Ereshkigalangcleg · 04/06/2023 19:37

Really good post, nepeta.

PurpleBugz · 04/06/2023 20:04

Ereshkigalangcleg · 04/06/2023 18:34

Or more appropriately the line "a trans son or a dead daughter", given that girls are the largest group of "trans children".

This originated with suzie green of mermaids. Kathleen stock calls it out as propaganda in her book. And tracks how the lie's around suicide have been used to push puberty blockers

RoyalCorgi · 04/06/2023 20:23

Teaklaxon is being disingenuous (of course). We know that GIDS and other clinics have not been following up patients after surgery, so it's impossible to know how many de-transitioners there are. I don't know whether clinics in other countries such as the US are following up, but my guess would be no.

So we have to make the most of the evidence we have. One big clue is that the de-transitioners subreddit now has more than 47,000 members. If I were pushing gender medicine, I'd be pretty worried about that.

thirdfiddle · 04/06/2023 20:38

JanesLittleGirl · 04/06/2023 17:47

To quote a PP regarding the Netherlands study: 'Everyone is then matched to a person matching their sex and birth year in the Netherlands for a control.'

Is this a recognised method?

Yes, it is a standard method. Where you have a small study group, you can't sensibly subdivide it into groups by age/sex for analysis because they'd be too small, so instead people try to take into account of demographic differences by matching controls (from a large population/dataset where you have plenty to choose from) on age and sex to the study group.

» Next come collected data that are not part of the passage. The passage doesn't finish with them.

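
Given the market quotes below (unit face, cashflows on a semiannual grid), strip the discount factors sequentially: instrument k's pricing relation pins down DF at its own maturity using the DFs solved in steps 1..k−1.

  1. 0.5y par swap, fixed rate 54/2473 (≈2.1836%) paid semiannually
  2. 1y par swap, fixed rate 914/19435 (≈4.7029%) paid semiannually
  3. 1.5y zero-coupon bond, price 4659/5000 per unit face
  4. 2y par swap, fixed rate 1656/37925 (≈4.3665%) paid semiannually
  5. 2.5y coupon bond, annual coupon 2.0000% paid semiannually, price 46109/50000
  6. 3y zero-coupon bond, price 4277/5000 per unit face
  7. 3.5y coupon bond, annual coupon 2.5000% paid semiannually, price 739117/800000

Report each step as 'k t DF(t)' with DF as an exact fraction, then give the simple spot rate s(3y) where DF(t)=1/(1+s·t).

step 1 [0.5y] swap r/2=27/2473: DF=(1 − 27/2473·(0))/(1+27/2473) = 2473/2500 ≈ 0.989200
step 2 [1y] swap r/2=457/19435: DF=(1 − 457/19435·(0.989200))/(1+457/19435) = 9543/10000 ≈ 0.954300
step 3 [1.5y] zero: DF = P = 4659/5000 ≈ 0.931800
step 4 [2y] swap r/2=828/37925: DF=(1 − 828/37925·(0.989200+0.954300+0.931800))/(1+828/37925) = 2293/2500 ≈ 0.917200
step 5 [2.5y] bond c/2=1/100: DF=(46109/50000 − 1/100·(0.989200+0.954300+0.931800+0.917200))/(1+1/100) = 1751/2000 ≈ 0.875500
step 6 [3y] zero: DF = P = 4277/5000 ≈ 0.855400
step 7 [3.5y] bond c/2=1/80: DF=(739117/800000 − 1/80·(0.989200+0.954300+0.931800+0.917200+0.875500+0.855400))/(1+1/80) = 8443/10000 ≈ 0.844300

1 1/2 2473/2500
2 1 9543/10000
3 3/2 4659/5000
4 2 2293/2500
5 5/2 1751/2000
6 3 4277/5000
7 7/2 8443/10000
s(3y) = (1/(4277/5000) − 1)/(3) = 241/4277 ≈ 5.6348%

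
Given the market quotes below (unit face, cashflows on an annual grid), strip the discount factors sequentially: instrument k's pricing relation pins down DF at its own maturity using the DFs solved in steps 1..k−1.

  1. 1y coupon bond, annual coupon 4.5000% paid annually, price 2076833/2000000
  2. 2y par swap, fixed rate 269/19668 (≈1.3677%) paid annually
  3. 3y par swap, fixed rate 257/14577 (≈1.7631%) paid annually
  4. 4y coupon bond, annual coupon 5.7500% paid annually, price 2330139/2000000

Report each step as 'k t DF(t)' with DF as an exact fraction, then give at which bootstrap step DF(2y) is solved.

step 1 [1y] bond c/1=9/200: DF=(2076833/2000000 − 9/200·(0))/(1+9/200) = 9937/10000 ≈ 0.993700
step 2 [2y] swap r/1=269/19668: DF=(1 − 269/19668·(0.993700))/(1+269/19668) = 9731/10000 ≈ 0.973100
step 3 [3y] swap r/1=257/14577: DF=(1 − 257/14577·(0.993700+0.973100))/(1+257/14577) = 4743/5000 ≈ 0.948600
step 4 [4y] bond c/1=23/400: DF=(2330139/2000000 − 23/400·(0.993700+0.973100+0.948600))/(1+23/400) = 1179/1250 ≈ 0.943200

1 1 9937/10000
2 2 9731/10000
3 3 4743/5000
4 4 1179/1250
DF(2y) is solved at step 2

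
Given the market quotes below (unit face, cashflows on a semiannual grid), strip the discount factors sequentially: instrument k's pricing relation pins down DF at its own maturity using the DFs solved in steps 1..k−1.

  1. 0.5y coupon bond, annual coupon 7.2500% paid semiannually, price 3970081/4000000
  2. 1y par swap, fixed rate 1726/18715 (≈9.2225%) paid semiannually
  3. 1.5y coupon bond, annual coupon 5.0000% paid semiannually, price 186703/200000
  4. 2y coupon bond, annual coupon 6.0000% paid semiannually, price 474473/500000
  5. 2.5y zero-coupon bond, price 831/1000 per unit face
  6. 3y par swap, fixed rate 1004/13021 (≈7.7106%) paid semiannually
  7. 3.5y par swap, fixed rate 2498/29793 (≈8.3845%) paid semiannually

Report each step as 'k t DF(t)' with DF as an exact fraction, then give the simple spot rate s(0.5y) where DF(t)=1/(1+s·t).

step 1 [0.5y] bond c/2=29/800: DF=(3970081/4000000 − 29/800·(0))/(1+29/800) = 4789/5000 ≈ 0.957800
step 2 [1y] swap r/2=863/18715: DF=(1 − 863/18715·(0.957800))/(1+863/18715) = 9137/10000 ≈ 0.913700
step 3 [1.5y] bond c/2=1/40: DF=(186703/200000 − 1/40·(0.957800+0.913700))/(1+1/40) = 8651/10000 ≈ 0.865100
step 4 [2y] bond c/2=3/100: DF=(474473/500000 − 3/100·(0.957800+0.913700+0.865100))/(1+3/100) = 526/625 ≈ 0.841600
step 5 [2.5y] zero: DF = P = 831/1000 ≈ 0.831000
step 6 [3y] swap r/2=502/13021: DF=(1 − 502/13021·(0.957800+0.913700+0.865100+0.841600+0.831000))/(1+502/13021) = 999/1250 ≈ 0.799200
step 7 [3.5y] swap r/2=1249/29793: DF=(1 − 1249/29793·(0.957800+0.913700+0.865100+0.841600+0.831000+0.799200))/(1+1249/29793) = 3751/5000 ≈ 0.750200

1 1/2 4789/5000
2 1 9137/10000
3 3/2 8651/10000
4 2 526/625
5 5/2 831/1000
6 3 999/1250
7 7/2 3751/5000
s(0.5y) = (1/(4789/5000) − 1)/(1/2) = 422/4789 ≈ 8.8119%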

As nepeta has explained, there are other factors in this case that they haven't been able to match on that may be very significant though.

NotBadConsidering · 04/06/2023 21:17

It’s amazing isn’t it? TRAs want there to be lots of children trying to kill themselves. They want this to mean that they do complete suicide, even if there is no evidence of either.

They have to cling to this statistic because otherwise the real reason of “we want children to medically transition so they pass better as adults” is going to be seen as ghoulish as it actually is.